Our study revealed a non-significant change in zinc content in expressed breast milk after refrigeration for 24 hours or after freezing for 1 week. Similarly Garza et al. determined the effect of storage of breast milk on its zinc content [15]. Milk samples were stored in a refrigerator at 4 °C or stored after pasteurization and freezing for 4 hours and 24 hours, with no significant change in zinc content. However, they noticed that pasteurization followed by freezing of human milk caused a significant shift in the relative distribution of zinc in fat, whey and casein fractions, with a decrease in the whey fraction of zinc and an increase in its fat fraction. They concluded that this redistribution and alteration in zinc-binding pattern during pasteurization and freezing storage of human milk might reduce its bioavailability to the infant [15].

To conclude, our study has shown that storage of expressed breast milk caused a decline in vitamins A and C concentrations after 24 hours in a refrigerator (4 °C) and a decline in vitamins A, E and C after 1 week in a freezer (–4 to –8 °C).
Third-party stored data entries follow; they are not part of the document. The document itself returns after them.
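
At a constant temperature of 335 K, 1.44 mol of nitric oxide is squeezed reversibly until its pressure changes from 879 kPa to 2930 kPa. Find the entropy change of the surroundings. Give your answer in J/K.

For an isothermal ideal gas ΔS_gas = nR ln(P₁/P₂) = 1.44 × 8.314 × ln(879/2930) = -14.4 J/K.
The process is reversible, so ΔS_surr = −ΔS_gas = 14.4 J/K and ΔS_universe = 0.

ΔS_surr = 14.4 J/K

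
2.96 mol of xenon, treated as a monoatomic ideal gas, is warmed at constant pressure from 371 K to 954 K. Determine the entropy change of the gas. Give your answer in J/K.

ΔS = 58.1 J/K

At constant pressure, ΔS = nC_p ln(T₂/T₁) with C_p = 5R/2 = 20.79 J mol⁻¹ K⁻¹.
ΔS = 2.96 × 20.79 × ln(954/371) = 58.1 J/K.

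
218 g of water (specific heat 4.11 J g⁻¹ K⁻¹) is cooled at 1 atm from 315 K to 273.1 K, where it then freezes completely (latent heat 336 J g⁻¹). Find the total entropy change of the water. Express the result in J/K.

Cooling step: ΔS₁ = m c ln(T_tr/T_i) = 218 × 4.11 × ln(273.1/315) = -127.9 J/K.
Phase change: ΔS₂ = −mL/T_tr = −218 × 336 / 273.1 = -268.2 J/K.
ΔS_total = (-127.9) + (-268.2) = -396 J/K.

ΔS = -396 J/K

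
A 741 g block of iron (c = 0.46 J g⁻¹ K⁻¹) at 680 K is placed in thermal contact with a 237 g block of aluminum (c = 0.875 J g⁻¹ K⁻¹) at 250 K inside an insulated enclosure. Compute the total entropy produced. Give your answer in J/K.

Energy balance: T_f = (m₁c₁T₁ + m₂c₂T₂)/(m₁c₁ + m₂c₂) = 517.35 K.
ΔS₁ = m₁c₁ ln(T_f/T₁) = 340.86 × ln(517.35/680) = -93.18 J/K.
ΔS₂ = m₂c₂ ln(T_f/T₂) = 207.375 × ln(517.35/250) = 150.8 J/K.
ΔS_total = -93.18 + 150.8 = 57.6 J/K.

ΔS_total = 57.6 J/K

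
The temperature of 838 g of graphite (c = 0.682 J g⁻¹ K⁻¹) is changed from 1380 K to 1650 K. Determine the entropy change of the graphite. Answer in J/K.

ΔS = ∫dQ_rev/T = m c ln(T₂/T₁) = 838 × 0.682 × ln(1650/1380) = 102 J/K.

ΔS = 102 J/K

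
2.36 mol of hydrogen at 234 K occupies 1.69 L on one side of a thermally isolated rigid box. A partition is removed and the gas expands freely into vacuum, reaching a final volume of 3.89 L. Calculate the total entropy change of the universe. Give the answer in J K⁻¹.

ΔS_universe = 16.4 J/K

No heat is exchanged and no work is done, so the ideal-gas temperature stays constant.
Entropy is a state function; using a reversible isothermal path, ΔS_gas = nR ln(V₂/V₁) = 2.36 × 8.314 × ln(3.89/1.69) = 16.4 J/K.
The insulated surroundings exchange no heat, so ΔS_surr = 0 and ΔS_universe = ΔS_gas.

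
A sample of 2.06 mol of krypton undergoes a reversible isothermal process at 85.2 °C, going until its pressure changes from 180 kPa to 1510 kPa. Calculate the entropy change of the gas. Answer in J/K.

ΔS_gas = -36.4 J/K

For an isothermal ideal gas ΔS_gas = nR ln(P₁/P₂) = 2.06 × 8.314 × ln(180/1510) = -36.4 J/K.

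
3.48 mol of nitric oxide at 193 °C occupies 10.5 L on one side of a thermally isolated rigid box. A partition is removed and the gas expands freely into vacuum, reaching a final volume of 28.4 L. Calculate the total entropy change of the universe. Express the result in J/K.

For an ideal gas in free expansion Q = 0 and W = 0, so T is unchanged.
Entropy is a state function; using a reversible isothermal path, ΔS_gas = nR ln(V₂/V₁) = 3.48 × 8.314 × ln(28.4/10.5) = 28.8 J/K.
The insulated surroundings exchange no heat, so ΔS_surr = 0 and ΔS_universe = ΔS_gas.

ΔS_universe = 28.8 J/K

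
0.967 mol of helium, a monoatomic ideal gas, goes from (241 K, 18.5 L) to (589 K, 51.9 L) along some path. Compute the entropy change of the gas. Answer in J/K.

Entropy is a state function: ΔS = nC_V ln(T₂/T₁) + nR ln(V₂/V₁), with C_V = 3R/2 = 12.47 J mol⁻¹ K⁻¹ for a monoatomic ideal gas.
ΔS = 0.967 × [12.47 × ln(589/241) + 8.314 × ln(51.9/18.5)] = 19.1 J/K.

ΔS = 19.1 J/K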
However, the mean values as well as the range of values after storage were still within the international reference ranges. Total protein, fat and lactose content as well as the zinc content of expressed breast milk were not affected by storage. Therefore, it can be concluded that it could be nutritionally safe to supply expressed human milk that has been stored for 24 hours in refrigerator and up to 1 week in freezer. Further studies are needed to understand the effect of different temperatures and durations of storage on different constituents of expressed breast milk.